Legacy Healthcare announced today that the European Medicines Agency (EMA) has validated the company’s Marketing Authorisation Application (MAA) for Coacillium for the treatment of moderate and severe alopecia areata in children and adolescents.

Alopecia areata is an autoimmune disorder that causes hair loss. It affects about 2% of the population, and children and adolescents are particularly vulnerable.

Coacillium is a topical treatment that is applied to the scalp. In clinical trials, Coacillium was shown to be effective in improving hair growth in children and adolescents with alopecia areata.

The validation of the MAA is an important milestone for Legacy Healthcare. It means that the EMA has accepted the company’s application for review.

The EMA will now assess the data submitted by Legacy Healthcare to determine whether Coacillium is safe and effective for the treatment of alopecia areata in children and adolescents.

If the EMA approves Coacillium, it would be the first new treatment for alopecia areata in children and adolescents in more than 20 years.

“We are very pleased that the EMA has validated our MAA for Coacillium,” said Saad Harti, CEO of Legacy Healthcare. “This is a significant milestone for our company, and we are confident that Coacillium has the potential to make a real difference in the lives of children and adolescents with alopecia areata.”

The EMA’s decision on Coacillium is expected in 2024.

Source:

  • https://www.prnewswire.com/news-releases/legacy-healthcare-announces-ema-validation-of-marketing-authorisation-application-maa-for-coacillium-for-the-treatment-of-moderate-and-severe-alopecia-areata-in-children-and-adolescents-301570725.html

Why Severe Alopecia Is Harder in Children

Alopecia areata is tough at any age, but for children it carries an extra weight. Hair loss can affect confidence and school life during years when fitting in feels important, and until recently most treatments were tested mainly in adults. That left families with few approved options for severe cases. This is why a regulatory review aimed at younger patients matters so much: it could open a proven treatment to the group that has had the fewest choices.

What an EMA Review Actually Means

When the European Medicines Agency reviews a treatment, it weighs the trial evidence on how well the drug works against its safety, then decides whether to recommend approval and for which patients. A review focused on children signals that the data in younger age groups is strong enough to consider. It is not a guarantee of approval, but it is a meaningful step, and a positive outcome would expand access across Europe.

What Families Can Do Now

If your child lives with severe alopecia, a pediatric dermatologist is the best guide to current and upcoming options, including clinical trials. Beyond medical treatment, support matters: connecting with alopecia charities, school awareness, and peer groups can make a real difference to a child’s confidence while the science catches up.

How Treatment for Children Has Changed

Until recently, options for children with severe alopecia areata were limited and often borrowed from adult care without strong evidence in younger patients.
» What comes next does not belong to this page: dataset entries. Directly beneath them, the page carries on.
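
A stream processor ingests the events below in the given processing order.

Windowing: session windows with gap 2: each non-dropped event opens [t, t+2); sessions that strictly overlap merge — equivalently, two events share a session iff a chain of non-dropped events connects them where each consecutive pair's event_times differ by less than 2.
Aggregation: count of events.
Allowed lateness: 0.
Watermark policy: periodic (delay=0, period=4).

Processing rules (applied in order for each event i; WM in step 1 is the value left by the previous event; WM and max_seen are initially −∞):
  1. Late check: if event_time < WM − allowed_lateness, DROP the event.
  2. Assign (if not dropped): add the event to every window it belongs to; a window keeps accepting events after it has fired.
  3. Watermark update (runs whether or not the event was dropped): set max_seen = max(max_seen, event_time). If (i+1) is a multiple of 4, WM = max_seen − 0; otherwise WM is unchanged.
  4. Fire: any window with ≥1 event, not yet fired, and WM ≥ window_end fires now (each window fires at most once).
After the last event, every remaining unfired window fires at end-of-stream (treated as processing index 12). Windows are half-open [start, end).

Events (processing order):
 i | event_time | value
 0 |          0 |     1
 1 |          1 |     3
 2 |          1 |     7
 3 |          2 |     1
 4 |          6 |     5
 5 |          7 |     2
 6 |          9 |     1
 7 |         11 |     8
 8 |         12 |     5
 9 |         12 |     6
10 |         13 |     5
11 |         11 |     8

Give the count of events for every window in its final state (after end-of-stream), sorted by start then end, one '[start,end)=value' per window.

i=0 t=0 v=1: → [0,2); WM=−∞
i=1 t=1 v=3: → [0,3); WM=−∞
i=2 t=1 v=7: → [0,3); WM=−∞
i=3 t=2 v=1: → [0,4); WM=2
i=4 t=6 v=5: → [6,8); WM=2
i=5 t=7 v=2: → [6,9); WM=2
i=6 t=9 v=1: → [9,11); WM=2
i=7 t=11 v=8: → [11,13); WM=11
i=8 t=12 v=5: → [11,14); WM=11
i=9 t=12 v=6: → [11,14); WM=11
i=10 t=13 v=5: → [11,15); WM=11
i=11 t=11 v=8: → [11,15); WM=13

[0,4)=4 [6,9)=2 [9,11)=1 [11,15)=5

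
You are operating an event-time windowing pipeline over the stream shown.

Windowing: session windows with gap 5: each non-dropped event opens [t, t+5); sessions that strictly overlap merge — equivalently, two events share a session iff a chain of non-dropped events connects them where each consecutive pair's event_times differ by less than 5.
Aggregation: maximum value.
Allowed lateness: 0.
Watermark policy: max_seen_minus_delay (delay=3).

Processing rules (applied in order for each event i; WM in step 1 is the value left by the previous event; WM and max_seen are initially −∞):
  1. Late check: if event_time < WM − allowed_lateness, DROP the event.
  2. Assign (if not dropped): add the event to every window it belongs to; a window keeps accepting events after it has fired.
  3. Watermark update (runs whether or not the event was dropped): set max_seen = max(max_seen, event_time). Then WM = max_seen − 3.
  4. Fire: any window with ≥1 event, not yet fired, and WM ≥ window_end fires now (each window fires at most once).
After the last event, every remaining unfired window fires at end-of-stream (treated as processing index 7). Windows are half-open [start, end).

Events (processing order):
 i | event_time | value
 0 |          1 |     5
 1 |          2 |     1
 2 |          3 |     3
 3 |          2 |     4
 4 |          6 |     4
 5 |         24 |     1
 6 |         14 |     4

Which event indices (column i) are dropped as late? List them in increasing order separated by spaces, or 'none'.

i=0 t=1 v=5: → [1,6); WM=-2
i=1 t=2 v=1: → [1,7); WM=-1
i=2 t=3 v=3: → [1,8); WM=0
i=3 t=2 v=4: → [1,8); WM=0
i=4 t=6 v=4: → [1,11); WM=3
i=5 t=24 v=1: → [24,29); WM=21
i=6 t=14 v=4: DROP (t<21-0); WM=21

6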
The arrival of targeted treatments known as JAK inhibitors changed the picture, and trials have increasingly included adolescents. Regulators in both Europe and the United States have started extending approvals to younger age groups as the safety and effectiveness data builds. This matters because childhood is exactly when the social and emotional weight of hair loss hits hardest, so having an approved, studied option rather than an off-label guess gives families and doctors far more confidence in the decisions they make together.
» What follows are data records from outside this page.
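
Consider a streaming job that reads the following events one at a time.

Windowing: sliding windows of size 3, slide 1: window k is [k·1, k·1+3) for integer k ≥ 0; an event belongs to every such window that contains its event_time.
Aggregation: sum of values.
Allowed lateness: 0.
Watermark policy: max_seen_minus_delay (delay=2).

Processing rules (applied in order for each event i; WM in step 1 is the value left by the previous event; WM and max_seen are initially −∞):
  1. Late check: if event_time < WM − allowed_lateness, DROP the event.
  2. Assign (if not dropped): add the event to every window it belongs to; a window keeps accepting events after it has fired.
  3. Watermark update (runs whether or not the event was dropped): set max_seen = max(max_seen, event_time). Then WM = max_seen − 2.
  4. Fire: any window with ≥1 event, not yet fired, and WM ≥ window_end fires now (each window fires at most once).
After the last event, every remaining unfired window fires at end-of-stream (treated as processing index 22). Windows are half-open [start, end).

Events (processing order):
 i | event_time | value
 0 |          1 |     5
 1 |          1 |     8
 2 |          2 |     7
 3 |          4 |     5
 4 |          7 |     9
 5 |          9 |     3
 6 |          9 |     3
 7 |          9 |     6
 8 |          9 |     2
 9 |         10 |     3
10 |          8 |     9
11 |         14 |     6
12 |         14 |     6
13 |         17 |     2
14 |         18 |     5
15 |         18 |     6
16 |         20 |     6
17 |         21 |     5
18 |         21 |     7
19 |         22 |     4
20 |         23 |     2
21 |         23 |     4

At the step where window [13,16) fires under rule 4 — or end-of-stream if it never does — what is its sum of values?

12

i=0 t=1 v=5: → [1,4),[0,3); WM=-1
i=1 t=1 v=8: → [1,4),[0,3); WM=-1
i=2 t=2 v=7: → [2,5),[1,4),[0,3); WM=0
i=3 t=4 v=5: → [4,7),[3,6),[2,5); WM=2
i=4 t=7 v=9: → [7,10),[6,9),[5,8); WM=5; [0,3) fires=20 [1,4) fires=20 [2,5) fires=12
i=5 t=9 v=3: → [9,12),[8,11),[7,10); WM=7; [3,6) fires=5 [4,7) fires=5
i=6 t=9 v=3: → [9,12),[8,11),[7,10); WM=7
i=7 t=9 v=6: → [9,12),[8,11),[7,10); WM=7
i=8 t=9 v=2: → [9,12),[8,11),[7,10); WM=7
i=9 t=10 v=3: → [10,13),[9,12),[8,11); WM=8; [5,8) fires=9
i=10 t=8 v=9: → [8,11),[7,10),[6,9); WM=8
i=11 t=14 v=6: → [14,17),[13,16),[12,15); WM=12; [6,9) fires=18 [7,10) fires=32 [8,11) fires=26 [9,12) fires=17
i=12 t=14 v=6: → [14,17),[13,16),[12,15); WM=12
i=13 t=17 v=2: → [17,20),[16,19),[15,18); WM=15; [10,13) fires=3 [12,15) fires=12
i=14 t=18 v=5: → [18,21),[17,20),[16,19); WM=16; [13,16) fires=12
i=15 t=18 v=6: → [18,21),[17,20),[16,19); WM=16
i=16 t=20 v=6: → [20,23),[19,22),[18,21); WM=18; [14,17) fires=12 [15,18) fires=2
i=17 t=21 v=5: → [21,24),[20,23),[19,22); WM=19; [16,19) fires=13
i=18 t=21 v=7: → [21,24),[20,23),[19,22); WM=19
i=19 t=22 v=4: → [22,25),[21,24),[20,23); WM=20; [17,20) fires=13
i=20 t=23 v=2: → [23,26),[22,25),[21,24); WM=21; [18,21) fires=17
i=21 t=23 v=4: → [23,26),[22,25),[21,24); WM=21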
Frequently Asked Questions

Can children take alopecia areata medication?
Some newer treatments are being studied and approved for adolescents. A specialist can advise what is suitable by age.

Will my child’s hair grow back?
Regrowth is possible because the follicles are not destroyed, but results vary and hair can shed again. Treatment aims to control the condition.

Is childhood alopecia permanent?
Not necessarily. Many children see regrowth, sometimes on their own, though severe cases are more likely to need treatment.